Thinking About...A Few Good Men

“Where have all the good men gone?” is a question often asked, particularly in the context of the church. Maybe it’s one of those questions that is present in every generation. Or maybe it’s a question that is particularly poignant now, in our historic moment. Due to a Wall Street Journal article I was forwarded last week, I’ve been thinking about that question again.

'Adultolescence'

The article describes the major demographic event affecting American men. “Today,” author Kay Hymowitz explains, “most men in their 20s hang out in a novel sort of limbo, a hybrid state of semi-hormonal adolescence and responsible self-reliance.” Elsewhere I’ve heard this limbo termed ‘adultolescence’—the extended stage between adolescence and adulthood. It is explained sociologically by the growth of our knowledge economy which requires longer (and more expensive) education, an extended period of early career-building, and a societal blending of one’s identity with one’s work. These factors make young people (and men especially) less able or willing to achieve some traditional social developments (financial independence, living independently, and perhaps most notably, marriage).
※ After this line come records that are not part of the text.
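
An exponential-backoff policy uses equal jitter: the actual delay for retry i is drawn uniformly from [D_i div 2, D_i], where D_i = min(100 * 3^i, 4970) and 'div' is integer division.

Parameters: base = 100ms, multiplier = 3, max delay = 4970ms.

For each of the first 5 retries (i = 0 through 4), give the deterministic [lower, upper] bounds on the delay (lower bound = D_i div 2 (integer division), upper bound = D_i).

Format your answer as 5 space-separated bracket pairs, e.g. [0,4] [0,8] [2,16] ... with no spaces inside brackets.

Computing bounds per retry:
  i=0: D_i=min(100*3^0,4970)=100, bounds=[50,100]
  i=1: D_i=min(100*3^1,4970)=300, bounds=[150,300]
  i=2: D_i=min(100*3^2,4970)=900, bounds=[450,900]
  i=3: D_i=min(100*3^3,4970)=2700, bounds=[1350,2700]
  i=4: D_i=min(100*3^4,4970)=4970, bounds=[2485,4970]

Answer: [50,100] [150,300] [450,900] [1350,2700] [2485,4970]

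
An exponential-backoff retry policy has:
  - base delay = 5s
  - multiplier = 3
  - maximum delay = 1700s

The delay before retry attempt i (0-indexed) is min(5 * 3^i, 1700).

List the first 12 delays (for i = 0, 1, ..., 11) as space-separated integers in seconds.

Computing each delay:
  i=0: min(5*3^0, 1700) = 5
  i=1: min(5*3^1, 1700) = 15
  i=2: min(5*3^2, 1700) = 45
  i=3: min(5*3^3, 1700) = 135
  i=4: min(5*3^4, 1700) = 405
  i=5: min(5*3^5, 1700) = 1215
  i=6: min(5*3^6, 1700) = 1700
  i=7: min(5*3^7, 1700) = 1700
  i=8: min(5*3^8, 1700) = 1700
  i=9: min(5*3^9, 1700) = 1700
  i=10: min(5*3^10, 1700) = 1700
  i=11: min(5*3^11, 1700) = 1700

Answer: 5 15 45 135 405 1215 1700 1700 1700 1700 1700 1700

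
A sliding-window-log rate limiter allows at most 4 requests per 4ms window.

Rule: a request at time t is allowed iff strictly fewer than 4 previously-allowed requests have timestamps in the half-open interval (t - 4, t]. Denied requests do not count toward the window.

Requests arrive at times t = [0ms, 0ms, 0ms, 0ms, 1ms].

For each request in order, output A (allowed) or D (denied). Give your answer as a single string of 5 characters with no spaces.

Answer: AAAAD

Derivation:
Tracking allowed requests in the window:
  req#1 t=0ms: ALLOW
  req#2 t=0ms: ALLOW
  req#3 t=0ms: ALLOW
  req#4 t=0ms: ALLOW
  req#5 t=1ms: DENY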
Hymowitz (among others) also points out the ways that women have recently surpassed men in several measures of maturation and achievement. Women are earning more college degrees. They hold higher GPAs. They seem to evidence greater confidence and drive. They have become the first sex. (For another take on this topic, see my blog entry from October.)

From Dependence to Dominion

A helpful voice in thinking about the apparent dearth of good men and about the issue of maturation in general is Mardi Keyes. She wrote an article called Who Invented Adolescence? which is focused on traditional definitions of adolescence (ending at around age 20) but which bears on adultolescence as well. Keyes explains that the Bible views the path to adulthood as a movement from dependency to dominion. These Biblical terms speak into the existing reality of many young men: extended dependency and postponed independence.

It is entirely appropriate and even desirable that parents (particularly) and society (generally) help our young people move from dependent relationships in the world to relationship where they are actors exercising creative dominion. But often societal forces only serve to reinforce and enable protracted dependency and to stunt active and independent stewarding. A notable example is the stories (in the form of television shows and movies) that depict manhood. These stories often reinforce juvenile and sophomoric male behavior.

Another Story

The Church offers Another Story. The Story of the Christian gospel subverts other stories by describing a need for profound (and ongoing) dependence alongside a call to radical (and ongoing) dominion. Christians need to speak into the lives of young men (and young women) the narrative of Jesus Christ—the ultimately and fully Good Man—on whom everyone depends. And with equal conviction Christians need to speak the narrative of service to that Good Man and to the world, so that young men (and young women) will find purpose in doing the hard work of ordering and ruling God’s world.

And equal in importance to the Church telling the story of authentic manhood and womanhood, the Church must embody that story, so that it can be seen and copied by young people. As Jamie Smith puts it, "Being human takes practice." Young men and young women need to practice being human within the community of the church, where they feel safe to step out independently and where they are given opportunities to exercise dominion over God's world.